Published June 26, 2019 | Version v1
Journal article Open

Long-Term Reusability of Biodiversity and Collection Data using a National Federated Data Infrastructure

  • 1. Zoological Research Museum Alexander Koenig, Bonn, Germany
  • 2. Botanical Garden and Botanical Museum Berlin Dahlem, Berlin, Germany
  • 3. State Museum of Natural History Stuttgart, Stuttgart, Germany
  • 4. Senckenberg Gesellschaft für Naturforschung, Frankfurt, Germany
  • 5. German Federation for Biological Data e.V., Bremen, Germany
  • 6. SNSB IT Center and Botanische Staatssammlung München, Munich, Germany

Description

GFBio "German Federation for Biological Data" is a data infrastructure and network set up by several research institutions in Germany. It fosters archiving and long-term reusability of research data and provides open and free access via a joint web portal at www.gfbio.org. As part of the working procedures data are semantically enriched and provided via a visualization and analysis tool. The main aim of the infrastructure is to make research data from the biological domain reusable and accessible on the long run following FAIR principles.

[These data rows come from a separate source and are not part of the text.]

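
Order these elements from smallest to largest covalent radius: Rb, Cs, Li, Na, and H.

Atomic radius shrinks across a period as nuclear charge pulls the same shell inward, and grows down a group as new shells are added.
All are in group 1, so atomic radius increases down the group.
So from smallest to largest: H < Li < Na < Rb < Cs.

H < Li < Na < Rb < Cs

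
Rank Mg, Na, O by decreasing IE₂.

Consider each +1 ion: Mg⁺ still has 1 valence electron; Na⁺ is the bare [Ne] core; O⁺ still has 5 valence electrons.
Pulling an electron out of a noble-gas core costs far more than removing a remaining valence electron, so Na sits at the high end of IE_2.
Valence configurations: Mg⁺ [Ne]3s¹, O⁺ [He]2s²2p³.
Tabulated IE_2 (kJ/mol): Mg 1451, Na 4562, O 3388.
Overall IE_2 order: Mg < O < Na.

Na > O > Mg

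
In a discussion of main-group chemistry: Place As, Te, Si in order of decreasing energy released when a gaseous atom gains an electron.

Te > Si > As

Si is in period 3, group 14; As is in period 4, group 15; Te is in period 5, group 16.
Adding an electron releases more energy for atoms nearer the top right (short of the noble gases).
A diagonal step moves right (one effect) and down (the opposite effect) at once.
Si > As: the two effects oppose for this pair; the down-group effect wins (134 vs 78 kJ/mol).
Te > Si: the two effects oppose for this pair; the across-period effect wins (190 vs 134 kJ/mol).
Tabulated electron affinity (kJ/mol): Si 134, As 78, Te 190.
So from highest to lowest: Te > Si > As.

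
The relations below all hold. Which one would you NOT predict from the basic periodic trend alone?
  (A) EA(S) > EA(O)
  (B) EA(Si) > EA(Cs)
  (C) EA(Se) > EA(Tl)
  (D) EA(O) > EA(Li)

(A)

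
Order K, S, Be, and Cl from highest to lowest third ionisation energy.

After 2 electrons have been removed, what remains? K²⁺ is already 1 electron into the core; S²⁺ still has 4 valence electrons; Be²⁺ is the bare [He] core; Cl²⁺ still has 5 valence electrons.
Pulling an electron out of a noble-gas core costs far more than removing a remaining valence electron, so K and Be sit at the high end of IE_3.
Valence configurations: S²⁺ [Ne]3s²3p², Cl²⁺ [Ne]3s²3p³.
Approximate IE_3 values (kJ/mol): K 4420, S 3357, Be 14849, Cl 3822.
Overall IE_3 order: S < Cl < K < Be.

Be > K > Cl > S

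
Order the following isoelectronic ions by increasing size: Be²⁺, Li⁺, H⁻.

All of these have 2 electrons, so size is governed by nuclear charge alone: the more protons, the stronger the pull on the same electron cloud, and the smaller the ion.
Nuclear charges: Be²⁺ (Z=4), Li⁺ (Z=3), H⁻ (Z=1).
Smallest to largest: Be²⁺ < Li⁺ < H⁻.

Be²⁺, Li⁺, H⁻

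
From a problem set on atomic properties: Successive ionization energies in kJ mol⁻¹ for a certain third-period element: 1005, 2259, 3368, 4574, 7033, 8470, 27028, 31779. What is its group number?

Group 16

Look for the largest jump between consecutive ionization energies: IE7/IE6 ≈ 3.2, far larger than any earlier ratio.
That jump marks the point where a core electron is being removed. So the atom has 6 valence electrons.
A main-group element with 6 valence electrons is in group 16.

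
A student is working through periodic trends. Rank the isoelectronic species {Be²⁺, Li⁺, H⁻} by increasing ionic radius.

Be²⁺ < Li⁺ < H⁻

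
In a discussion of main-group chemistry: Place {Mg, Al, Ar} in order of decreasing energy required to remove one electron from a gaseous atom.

Ar > Mg > Al

Mg is in period 3, group 2; Al is in period 3, group 13; Ar is in period 3, group 18.
First ionization energy rises across a period (greater Z_eff holds electrons more tightly) and falls down a group (valence electrons are farther from the nucleus).
All lie in period 3; the across-period trend (first ionization energy increases left to right) applies, with the exception below.
Note the exception: Mg has a higher first ionization energy than Al, contrary to the simple trend — Al's single 3p electron is easier to remove than one from Mg's filled 3s².
Approximate values (kJ/mol): Mg 738, Al 578, Ar 1521.
So from highest to lowest: Ar > Mg > Al.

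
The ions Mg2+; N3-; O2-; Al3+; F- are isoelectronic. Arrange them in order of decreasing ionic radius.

N3-, O2-, F-, Mg2+, Al3+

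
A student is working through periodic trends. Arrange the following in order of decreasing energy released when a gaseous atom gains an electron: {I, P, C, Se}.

I > Se > C > P

C is in period 2, group 14; P is in period 3, group 15; Se is in period 4, group 16; I is in period 5, group 17.
Electron affinity generally becomes more exothermic across a period toward the halogens and less exothermic down a group.
These sit on a diagonal, where the across-period and down-group effects partly cancel.
C > P: the two effects oppose for this pair; the down-group effect wins (122 vs 72 kJ/mol).
Se > C: the two effects oppose for this pair; the across-period effect wins (195 vs 122 kJ/mol).
I > Se: the two effects oppose for this pair; the across-period effect wins (295 vs 195 kJ/mol).
Approximate values (kJ/mol): C 122, P 72, Se 195, I 295.
So from highest to lowest: I > Se > C > P.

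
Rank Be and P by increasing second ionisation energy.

Be < P

The second ionization energy removes an electron from the +1 ion. For each element: Be⁺ still has 1 valence electron; P⁺ still has 4 valence electrons.
All are still removing valence electrons, so compare the +1 ions as you would atoms: IE_2 generally rises across a period (higher Z_eff) and falls down a group (larger shell), subject to the usual subshell exceptions.
Valence configurations: Be⁺ [He]2s¹, P⁺ [Ne]3s²3p².
Approximate IE_2 values (kJ/mol): Be 1757, P 1907.
Overall IE_2 order: Be < P.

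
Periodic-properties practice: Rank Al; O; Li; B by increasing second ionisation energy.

Al, B, O, Li

Consider each +1 ion: Al⁺ still has 2 valence electrons; O⁺ still has 5 valence electrons; Li⁺ is the bare [He] core; B⁺ still has 2 valence electrons.
Pulling an electron out of a noble-gas core costs far more than removing a remaining valence electron, so Li sits at the high end of IE_2.
Valence configurations: Al⁺ [Ne]3s², O⁺ [He]2s²2p³, B⁺ [He]2s².
Approximate IE_2 values (kJ/mol): Al 1817, O 3388, Li 7298, B 2427.
Putting it together, IE_2: Al < B < O < Li.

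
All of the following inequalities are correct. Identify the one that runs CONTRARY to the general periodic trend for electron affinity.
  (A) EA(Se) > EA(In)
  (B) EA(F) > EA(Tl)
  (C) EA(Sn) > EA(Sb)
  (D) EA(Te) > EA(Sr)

(C)

The general trend: electron affinity increases across a period and decreases down a group.
(A) Se (period 4, group 16) vs In (period 5, group 13): the stated order agrees with the simple trend.
(B) F (period 2, group 17) vs Tl (period 6, group 13): the stated order agrees with the simple trend.
(C) Sn (period 5, group 14) vs Sb (period 5, group 15): the stated order contradicts the simple trend.
(D) Te (period 5, group 16) vs Sr (period 5, group 2): the stated order agrees with the simple trend.
The exception is (C): adding an electron to Sb's half-filled 5p³ is unfavourable, so Sn has the more exothermic EA.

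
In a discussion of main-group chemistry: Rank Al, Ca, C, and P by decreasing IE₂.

Consider each +1 ion: Al⁺ still has 2 valence electrons; Ca⁺ still has 1 valence electron; C⁺ still has 3 valence electrons; P⁺ still has 4 valence electrons.
All are still removing valence electrons, so compare the +1 ions as you would atoms: IE_2 generally rises across a period (higher Z_eff) and falls down a group (larger shell), subject to the usual subshell exceptions.
Valence configurations: Al⁺ [Ne]3s², Ca⁺ [Ar]4s¹, C⁺ [He]2s²2p¹, P⁺ [Ne]3s²3p².
Tabulated IE_2 (kJ/mol): Al 1817, Ca 1145, C 2353, P 1907.
Hence IE_2: Ca < Al < P < C.

C > P > Al > Ca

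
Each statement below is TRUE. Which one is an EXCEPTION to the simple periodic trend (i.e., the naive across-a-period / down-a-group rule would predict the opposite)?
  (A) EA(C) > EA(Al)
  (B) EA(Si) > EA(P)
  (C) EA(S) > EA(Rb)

(B)

The general trend: electron affinity increases across a period and decreases down a group.
(A) C (period 2, group 14) vs Al (period 3, group 13): the stated order agrees with the simple trend.
(B) Si (period 3, group 14) vs P (period 3, group 15): the stated order contradicts the simple trend.
(C) S (period 3, group 16) vs Rb (period 5, group 1): the stated order agrees with the simple trend.
The exception is (B): adding an electron to P's half-filled 3p³ is unfavourable, so Si (3p²) has the more exothermic EA.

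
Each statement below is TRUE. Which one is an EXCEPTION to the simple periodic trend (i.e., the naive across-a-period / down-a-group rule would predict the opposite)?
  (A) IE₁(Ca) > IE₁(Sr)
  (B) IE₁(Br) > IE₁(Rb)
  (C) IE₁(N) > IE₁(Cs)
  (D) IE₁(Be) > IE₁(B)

The general trend: first ionization energy increases across a period and decreases down a group.
(A) Ca (period 4, group 2) vs Sr (period 5, group 2): the stated order agrees with the simple trend.
(B) Br (period 4, group 17) vs Rb (period 5, group 1): the stated order agrees with the simple trend.
(C) N (period 2, group 15) vs Cs (period 6, group 1): the stated order agrees with the simple trend.
(D) Be (period 2, group 2) vs B (period 2, group 13): the stated order contradicts the simple trend.
The exception is (D): removing B's lone 2p electron is easier than breaking Be's filled 2s².

(D)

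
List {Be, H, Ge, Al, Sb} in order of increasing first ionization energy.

Al < Ge < Sb < Be < H

H is in period 1, group 1; Be is in period 2, group 2; Al is in period 3, group 13; Ge is in period 4, group 14; Sb is in period 5, group 15.
Across a period the outer electron is held more tightly (higher IE₁); down a group it sits in a higher shell, more shielded, and comes off more easily.
These sit on a diagonal, where the across-period and down-group effects partly cancel.
Ge > Al: period and group pull opposite ways; the across-period shift dominates (762 vs 578 kJ/mol).
Sb > Ge: the two effects oppose for this pair; the across-period effect wins (831 vs 762 kJ/mol).
Be > Sb: the two effects oppose for this pair; the down-group effect wins (900 vs 831 kJ/mol).
H > Be: period and group pull opposite ways; the down-group shift dominates (1312 vs 900 kJ/mol).
Approximate values (kJ/mol): H 1312, Be 900, Al 578, Ge 762, Sb 831.
So from lowest to highest: Al < Ge < Sb < Be < H.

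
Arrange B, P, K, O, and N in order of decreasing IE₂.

After 1 electron has been removed, what remains? B⁺ still has 2 valence electrons; P⁺ still has 4 valence electrons; K⁺ is the bare [Ar] core; O⁺ still has 5 valence electrons; N⁺ still has 4 valence electrons.
Usually core removal costs more than valence removal, but here the competition is close: a tightly held n=2 valence electron can cost more to remove than an n=3 core electron, so the actual values have to decide it.
Valence configurations: B⁺ [He]2s², P⁺ [Ne]3s²3p², O⁺ [He]2s²2p³, N⁺ [He]2s²2p².
Tabulated IE_2 (kJ/mol): B 2427, P 1907, K 3052, O 3388, N 2856.
Putting it together, IE_2: P < B < N < K < O.

O > K > N > B > P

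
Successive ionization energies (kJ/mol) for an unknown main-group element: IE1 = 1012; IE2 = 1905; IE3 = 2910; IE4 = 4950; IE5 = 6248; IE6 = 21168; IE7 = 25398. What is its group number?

Look for the largest jump between consecutive ionization energies: IE6/IE5 ≈ 3.4, far larger than any earlier ratio.
That jump marks the point where a core electron is being removed. So the atom has 5 valence electrons.
A main-group element with 5 valence electrons is in group 15.

Group 15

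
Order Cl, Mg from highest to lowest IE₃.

Mg > Cl

The third ionization energy removes an electron from the +2 ion. For each element: Cl²⁺ still has 5 valence electrons; Mg²⁺ is the bare [Ne] core.
Core electrons are held far more tightly than valence electrons, so Mg tops the IE_3 order.
Approximate IE_3 values (kJ/mol): Cl 3822, Mg 7733.
Putting it together, IE_3: Cl < Mg.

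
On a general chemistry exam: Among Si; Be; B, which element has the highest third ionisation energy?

Be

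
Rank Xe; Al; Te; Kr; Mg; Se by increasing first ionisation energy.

Al < Mg < Te < Se < Xe < Kr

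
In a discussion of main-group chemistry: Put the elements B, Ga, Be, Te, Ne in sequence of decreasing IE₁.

Ne, Be, Te, B, Ga

Be is in period 2, group 2; B is in period 2, group 13; Ne is in period 2, group 18; Ga is in period 4, group 13; Te is in period 5, group 16.
IE₁ increases left→right with effective nuclear charge and decreases top→bottom as the valence shell moves farther out.
Here both period and group differ, so the two effects have to be weighed against each other.
B > Ga: B sits above Ga in group 13, so the down-group effect alone puts B higher.
Te > B: the two effects oppose for this pair; the across-period effect wins (869 vs 801 kJ/mol).
Be > Te: period and group pull opposite ways; the down-group shift dominates (900 vs 869 kJ/mol).
Ne > Be: Ne lies to the right of Be in period 2, so the across-period effect alone puts Ne higher.
Note the exception: Be has a higher first ionization energy than B, contrary to the simple trend — removing B's lone 2p electron is easier than breaking Be's filled 2s².
Approximate values (kJ/mol): Be 900, B 801, Ne 2081, Ga 579, Te 869.
So from highest to lowest: Ne > Be > Te > B > Ga.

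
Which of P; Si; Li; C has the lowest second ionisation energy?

Si

IE_2 is the cost of taking one more electron from the +1 cation: P⁺ still has 4 valence electrons; Si⁺ still has 3 valence electrons; Li⁺ is the bare [He] core; C⁺ still has 3 valence electrons.
Pulling an electron out of a noble-gas core costs far more than removing a remaining valence electron, so Li sits at the high end of IE_2.
Valence configurations: P⁺ [Ne]3s²3p², Si⁺ [Ne]3s²3p¹, C⁺ [He]2s²2p¹.
Approximate IE_2 values (kJ/mol): P 1907, Si 1577, Li 7298, C 2353.
So the second ionization energies run Si < P < C < Li.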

In order to achieve this, several workflows and best practices have been established. The archiving of biodiversity and collection research data follows the reference model (ISO 14721) for an Open Archival Information System (OAIS). The challenges for making data reusable is on the one hand the heterogeneity of this data, on the other hand the often implicit but differing semantics making data integration a hard and difficult process. The use of data management plans is one approach we run to face and solve the challenges. Data management plans contain recipes about the research data, the tools used to acquire data, the content- and exchange formats, the metadata required to describe the data, and finally the costs and resources needed by data providers to deliver structured "Submission Information Packages" (SIPs) in the sense of OAIS.

The archiving of a data package as "Archival Information Package" (AIP) is not sufficient to make it reusable in the future. Changes in the semantic meaning over time (content obsolescence), changes in the formats (format obsolescence), and changes in the technology of storage media (hardware obsolescence) are the major factors to be considered here. According to the FAIR principles and to our understanding data is best preserved if it is visible and available for use. The biodiversity and collection data centers involved in GFBio therefore have a curation layer (cf. management aka OAIS) in the archiving pipeline assembling their in-house management systems for sample and observation data and their asset management systems for all kinds of multimedia. This layer allows a continuous quality control and review of the incoming information packages. Thus, data providers can continuously maintain their data if wished for. The data are stored as AIPs sensu OAIS at the specialized data centers and are accessed by GFBio's core system. Dissemination Information Packages (DIPs) can be generated continuously at every time from the data and disseminated using content standards for data and metadata, like EML, ABCD and MIxS. Data are available via the GFBio website and in parallel using other web portals from the biological domain, e.g. INSDC and GBIF.

The GFBio data centers now strive for certification of their archiving processes using the Core Trust Seal and for the certification of the FAIRness of single data records.

Established data flows and documentation on best practices are available under: www.gfbio.org/data-centers.